The report includes all three methods side by side so you can see exactly how the choice of method affects your conclusions. In many cases, the methods agree on the strongest results and only diverge on borderline tests — which is where understanding the tradeoff matters most.
When to Use Something Else
If you have only a single hypothesis test, you do not need multiple comparison correction at all. Use a t-test, chi-square test, or whichever test fits your data.

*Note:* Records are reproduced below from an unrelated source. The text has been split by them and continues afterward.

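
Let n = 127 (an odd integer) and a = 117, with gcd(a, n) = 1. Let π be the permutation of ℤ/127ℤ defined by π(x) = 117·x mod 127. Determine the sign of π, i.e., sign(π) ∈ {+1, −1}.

Start at x=47: 47 → 38 → 1 → 117 → 100 → 16 → 94 → … (one orbit).
Cycle type of π: 21×6 + 1; total 7 cycles.
7 cycles on 127: each ℓ→(−1)^(ℓ−1), product (−1)^120 = +1.
(117|127)_J = +1 (Zolotarev's lemma cross-check).

+1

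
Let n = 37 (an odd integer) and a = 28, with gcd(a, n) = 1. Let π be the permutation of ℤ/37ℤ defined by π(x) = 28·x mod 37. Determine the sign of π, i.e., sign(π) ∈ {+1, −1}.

Start at x=25: 25 → 34 → 27 → 16 → 4 → 1 → 28 → … (one orbit).
π_28 has 3 disjoint cycles with lengths [18, 18, 1] on {0,…,36}.
n − c = 37 − 3 = 34; sign = (−1)^34 = +1.
The Jacobi symbol (28|37) = +1 (Zolotarev) agrees.

+1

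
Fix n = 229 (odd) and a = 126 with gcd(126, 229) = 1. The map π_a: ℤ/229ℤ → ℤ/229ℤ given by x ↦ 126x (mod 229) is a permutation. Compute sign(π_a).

Trace 159: π^k(159) = [159, 111, 17, 81, 130, 121, 132] for k=0..6.
Cycle type of π: 57×4 + 1; total 5 cycles.
n − c = 229 − 5 = 224; sign = (−1)^224 = +1.

+1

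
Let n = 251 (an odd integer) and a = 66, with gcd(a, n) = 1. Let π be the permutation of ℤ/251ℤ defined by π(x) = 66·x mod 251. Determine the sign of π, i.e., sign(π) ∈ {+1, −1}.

Orbit of 197 under x↦66x: [197, 201, 214, 68, 221, 28, 91]… (length divides ord_251(66)).
The orbit structure of x ↦ 66x mod 251: 3 orbits of sizes [125, 125, 1].
Σ(ℓ_i−1) = 251−3 = 248; sign = (−1)^248 = +1.
The Jacobi symbol (66|251) = +1 (Zolotarev) agrees.

+1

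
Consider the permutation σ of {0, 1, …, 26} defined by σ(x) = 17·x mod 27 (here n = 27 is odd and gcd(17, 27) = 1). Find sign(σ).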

If you have raw data rather than pre-computed p-values, start with the appropriate analysis module. Run ANOVA to compare means across groups, a Kruskal-Wallis test for non-parametric group comparisons, or a t-test for two-group comparisons. Those modules produce p-values that you can then feed into this correction tool.
If you are running thousands of tests — common in genomics, proteomics, or large-scale feature screening — Holm-Bonferroni may be too conservative. With 10,000 tests, Holm will reject very few unless the effects are enormous. In that case, Benjamini-Hochberg FDR control (included in this report for comparison) or more advanced methods like Storey's q-value are better choices. The report flags when your test count is large enough that FDR control may be more appropriate.
If your tests are not independent — for example, you are comparing multiple correlated outcomes from the same subjects — consider permutation-based methods like Westfall-Young, which account for the correlation structure directly. Holm-Bonferroni assumes independence or positive dependence, which covers most practical scenarios but not all.
The R Code Behind the Analysis
Every report includes the exact R code used to produce the results — reproducible, auditable, and citable. This is not AI-generated code that changes every run. The same data produces the same analysis every time.
The analysis uses p.adjust() from base R with method="holm" for the primary correction, plus method="bonferroni", method="hochberg", and method="BH" for the comparison methods. These are the same functions used in academic research, clinical trial submissions, and peer-reviewed publications — the same implementations referenced in statistics textbooks worldwide. No custom algorithms, no black boxes. The step-down procedure visualization, FWER accumulation curve, and decision heatmap are built with Plotly for interactivity. Every step is visible in the code tab of your report, so you or a statistician can verify exactly what was done and reproduce it independently.